La mirada de Coogan voló hacia el hombre que se hallaba en el rincón más alejado del cuarto. Hasta ese momento no había dicho nada, limitándose a escuchar con rostro impasible. Sus rasgos parecían tallados en granito. Miró a Coogan desde detrás de unos párpados grandes y pesados. Las arrugas de la frente parecían hechas por alguien que hubiera pasado un tenedor por la carne. Y también se veían profundas arrugas en torno a los extremos de los ojos. Parecía tener más de los veintisiete años que realmente tenía.
—Los cogeremos —dijo tranquilamente Simon Peters—. Voy a poner hombres que los vigilen desde ahora mismo; sus casas, dónde se los vio por última vez. Los cogeremos.
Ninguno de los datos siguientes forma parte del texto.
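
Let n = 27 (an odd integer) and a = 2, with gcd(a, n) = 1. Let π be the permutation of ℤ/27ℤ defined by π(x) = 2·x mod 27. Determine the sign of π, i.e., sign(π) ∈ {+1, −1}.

Trace 2: π^k(2) = [2, 4, 8, 16, 5, 10, 20] for k=0..6.
Cycle lengths of π_2 on ℤ/27ℤ: [18, 6, 2, 1]; 4 cycles in total.
With 4 cycles on 27 points, sign = (−1)^{27−4} = -1.

-1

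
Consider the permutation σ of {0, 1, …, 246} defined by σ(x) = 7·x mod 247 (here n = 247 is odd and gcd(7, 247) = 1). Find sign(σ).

-1

Start at x=106: 106 → 1 → 7 → 49 → 96 → 178 → 11 → … (one orbit).
Decompose π into cycles: lengths [12, 12, 12, 12, 12, 12, 12, 12, 12, 12, 12, 12, 12, 12, 12, 12, 12, 12, 12, 3, 3, 3, 3, 3, 3, 1] (26 cycles, including the fixed point 0).
sign(π) = (−1)^{n − #cycles} = (−1)^{247−26} = (−1)^221 = -1.
The Jacobi symbol (7|247) = -1 (Zolotarev) agrees.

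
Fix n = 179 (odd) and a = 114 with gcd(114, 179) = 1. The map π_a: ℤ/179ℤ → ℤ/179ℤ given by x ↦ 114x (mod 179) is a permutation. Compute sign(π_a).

-1

Start at x=175: 175 → 81 → 105 → 156 → 63 → 22 → 2 → … (one orbit).
Cycle lengths of π_114 on ℤ/179ℤ: [178, 1]; 2 cycles in total.
Σ(ℓ_i−1) = 179−2 = 177; sign = (−1)^177 = -1.
Check: (114/179) = -1 by Zolotarev.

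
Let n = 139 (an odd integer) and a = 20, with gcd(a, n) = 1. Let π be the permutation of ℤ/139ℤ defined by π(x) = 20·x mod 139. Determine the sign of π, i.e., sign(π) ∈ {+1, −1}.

Start at x=120: 120 → 37 → 45 → 66 → 69 → 129 → 78 → … (one orbit).
Cycle lengths of π_20 on ℤ/139ℤ: [69, 69, 1]; 3 cycles in total.
With 3 cycles on 139 points, sign = (−1)^{139−3} = +1.
Check: (20/139) = +1 by Zolotarev.

+1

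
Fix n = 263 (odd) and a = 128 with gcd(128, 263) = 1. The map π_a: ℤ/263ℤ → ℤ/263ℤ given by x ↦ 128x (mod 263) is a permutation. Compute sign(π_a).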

—Y a quien les haya pagado —le recordó Coogan.
Peters asintió.
—¿Qué pasa con los británicos? —dijo—. Tú crees que han puesto gente detrás de Maguire. ¿Y si se ponen en el camino?
Por un momento, Coogan se frotó pensativamente la barbilla. Después, respondió:
—Matadlos también —dijo rotundamente.